One of Nucor's key inputs is natural gas. It inked two deals with Canadian driller Encana (NYSE: ECA ) , providing funding for Encana's drilling efforts to lock in low prices for gas. The first of the two deals had been so successful that the second one seemed like a no brainer when it was announced in late 2012.
The only problem has been persistently low natural gas prices. The pair halted new drilling efforts about a year later. In the end, it will save Nucor about $400 million in capital spending in 2014. For Encana the halt isn't a big deal because Nucor is just one partner with which it works. AK Steel, meanwhile, has seen a similar stoppage, only in its company-owned coal mines.
Metallurgical coal is one of AK Steel's big costs, and to keep a handle on its spending it has been readying its own coal mines. While over the long-term that's a great idea, coal prices are relatively low right now. The company is still making progress on the opening of the first of three planned mines, but it's chosen to halt progress on the second and third mines.
AK Steel CEO James Wainscott points out that the "coal reserves aren't going to go anywhere" so it makes sense to stop. The same is true of the natural gas Nucor is trying to tap into. However, from an investor's point of view, it's not so positive to see these attempts at cost control floundering.
Still going strong
Schnitzer Steel appears to have selected a better niche for its cost control and expansion efforts—auto parts. That's not exactly the right way to look at the business, though, since what Shnitzer owns are really scrap yards. Old cars show up and are picked clean of usable parts, with customers doing most of the work. It's the same business that LKQ Corp (NASDAQ: LKQ ) is trying to institutionalize.

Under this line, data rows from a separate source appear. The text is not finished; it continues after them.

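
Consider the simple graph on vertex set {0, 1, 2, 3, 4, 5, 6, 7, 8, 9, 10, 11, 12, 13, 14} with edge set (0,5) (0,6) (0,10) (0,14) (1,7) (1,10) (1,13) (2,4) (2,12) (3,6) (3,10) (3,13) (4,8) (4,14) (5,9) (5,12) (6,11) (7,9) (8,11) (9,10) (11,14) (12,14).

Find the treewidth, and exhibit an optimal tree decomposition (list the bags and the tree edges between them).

Each bag holds 4 vertices, so the decomposition has width 3, which upper-bounds the treewidth. For the lower bound: the 4 vertex sets {1,7,13}, {9}, {10}, {0,3,5,6} are disjoint, each induces a connected subgraph, and every pair is joined by at least one edge of G. Contracting each set to a single vertex therefore yields K_{4} as a minor, and since treewidth is minor-monotone, tw(G) ≥ tw(K_{4}) = 3. The upper and lower bounds meet at 3, so that is the treewidth.

Treewidth 3.
One optimal decomposition is:
Bags: B1 = {1, 7, 9, 13}  B2 = {1, 9, 10, 13}  B3 = {3, 9, 10, 13}  B4 = {3, 5, 9, 10}  B5 = {0, 3, 5, 10}  B6 = {0, 3, 5, 6}  B7 = {0, 5, 6, 12}  B8 = {0, 6, 12, 14}  B9 = {6, 11, 12, 14}  B10 = {2, 11, 12, 14}  B11 = {2, 4, 11, 14}  B12 = {2, 4, 8, 11}
Tree: B1–B2, B2–B3, B3–B4, B4–B5, B5–B6, B6–B7, B7–B8, B8–B9, B9–B10, B10–B11, B11–B12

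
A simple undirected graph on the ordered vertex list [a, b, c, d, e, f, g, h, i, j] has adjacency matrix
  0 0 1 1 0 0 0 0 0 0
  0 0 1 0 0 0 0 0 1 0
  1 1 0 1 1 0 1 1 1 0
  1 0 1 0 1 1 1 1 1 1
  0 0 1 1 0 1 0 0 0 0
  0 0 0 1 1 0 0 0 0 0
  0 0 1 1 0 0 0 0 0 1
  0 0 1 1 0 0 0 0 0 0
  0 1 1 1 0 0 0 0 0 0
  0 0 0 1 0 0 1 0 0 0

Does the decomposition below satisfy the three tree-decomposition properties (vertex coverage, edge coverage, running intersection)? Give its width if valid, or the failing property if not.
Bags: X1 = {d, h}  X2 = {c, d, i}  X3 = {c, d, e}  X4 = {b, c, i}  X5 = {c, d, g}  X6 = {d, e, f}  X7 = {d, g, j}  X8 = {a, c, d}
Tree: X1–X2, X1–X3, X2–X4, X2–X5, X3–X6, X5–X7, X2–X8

No — edge (c,h) lies in no bag.

A tree decomposition must satisfy three properties: every vertex lies in some bag; for every edge, both endpoints lie together in some bag; and for every vertex, the bags containing it form a connected subtree. Here edge (c,h) lies in no bag, so the decomposition is invalid.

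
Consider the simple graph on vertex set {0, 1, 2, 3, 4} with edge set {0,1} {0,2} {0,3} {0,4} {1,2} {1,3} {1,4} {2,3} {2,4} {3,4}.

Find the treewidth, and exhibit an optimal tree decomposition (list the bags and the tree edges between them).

Treewidth 4.
One such decomposition:
Bags: B1 = {0, 1, 2, 3, 4}
Tree: (single bag)

A single bag containing all 5 vertices is trivially a valid decomposition of width 4. On the other hand G contains the 5-clique {0, 1, 2, 3, 4}. A clique must lie in a single bag of any decomposition, so no decomposition can have width below 4. Hence tw(G) = 4 exactly.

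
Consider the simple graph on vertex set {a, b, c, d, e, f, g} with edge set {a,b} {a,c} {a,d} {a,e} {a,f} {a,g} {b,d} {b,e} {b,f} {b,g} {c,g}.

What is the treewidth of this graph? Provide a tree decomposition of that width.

Each bag holds 3 vertices, so the decomposition has width 2, which upper-bounds the treewidth. For the lower bound, the 3 vertices {a, c, g} are pairwise adjacent, and any tree decomposition puts a clique entirely inside one bag — forcing width ≥ 2. Hence tw(G) = 2 exactly.

Treewidth 2.
One optimal decomposition is:
Bags: B1 = {a, b, f}  B2 = {a, b, g}  B3 = {a, b, e}  B4 = {a, b, d}  B5 = {a, c, g}
Tree: B1–B2, B2–B3, B2–B4, B2–B5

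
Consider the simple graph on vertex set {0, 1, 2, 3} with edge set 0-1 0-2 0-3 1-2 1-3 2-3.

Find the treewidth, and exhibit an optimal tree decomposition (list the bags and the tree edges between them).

Treewidth 3.
One optimal decomposition is:
Bags: B1 = {0, 1, 2, 3}
Tree: (single bag)

With just one bag of size 4, the width is 4 − 1 = 3, so tw(G) ≤ 3. Conversely, {0, 1, 2, 3} is a clique of size 4, and the vertices of any clique must share a bag in every tree decomposition; so some bag has ≥ 4 vertices and tw(G) ≥ 3. Therefore the treewidth is 3.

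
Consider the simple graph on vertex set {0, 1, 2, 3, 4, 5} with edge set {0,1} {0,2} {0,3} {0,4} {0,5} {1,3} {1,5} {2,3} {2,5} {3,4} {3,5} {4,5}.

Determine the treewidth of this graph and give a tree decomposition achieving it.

Every bag has size at most 4, so the width is 4 − 1 = 3 and tw(G) ≤ 3. For the lower bound, the 4 vertices {0, 1, 3, 5} are pairwise adjacent, and any tree decomposition puts a clique entirely inside one bag — forcing width ≥ 3. Hence tw(G) = 3 exactly.

Treewidth 3.
Bags: B1 = {0, 3, 4, 5}  B2 = {0, 1, 3, 5}  B3 = {0, 2, 3, 5}
Tree: B1–B2, B1–B3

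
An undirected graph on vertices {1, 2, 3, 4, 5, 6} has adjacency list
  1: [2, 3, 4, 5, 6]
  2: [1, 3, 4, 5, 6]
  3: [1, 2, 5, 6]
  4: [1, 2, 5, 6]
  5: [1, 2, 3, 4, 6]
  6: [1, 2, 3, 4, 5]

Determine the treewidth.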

During Schnitzer's fourth quarter conference call CEO Tamara Lundgren noted that the company added 12 new auto parts stores last year, increasing the size of the business by over 20%. Clearly the company isn't waiting for the steel market to improve to keep expanding this business. It is focusing on putting its auto parts stores near its scrap steel businesses. And that's the big benefit.
After making money by letting customers salvage auto parts off of junked cars, Schnitzer carts the empty husks off to its shredders so it can sell the rest of the metal in the car or use it in its own steel operations. Not only is that environmentally friendly, but it lets the company profit twice off of the same vehicle.
Interestingly, LKQ has been focused on rolling up just the scrap end of this business, since it is a largely fragmented industry. It's used acquisitions to build a portfolio of over 500 locations domestically and in Europe. The company's ability to build a profitable business in this space shows the potential of Schnitzer's foray—and the scale that could be achieved over time. It could also make LKQ an interesting acquisition target for a large scrap steel user.
While the diversification and cost control efforts at Nucor and AK Steel have stalled, Schnitzer's scrap yards haven't. The company doesn't have the size and scale of those two industry giants, but it might just have found a unique growth niche that will also help to give it a cost edge. Keep an eye on Schnitzer's auto parts business, it appears to be growing into a key asset.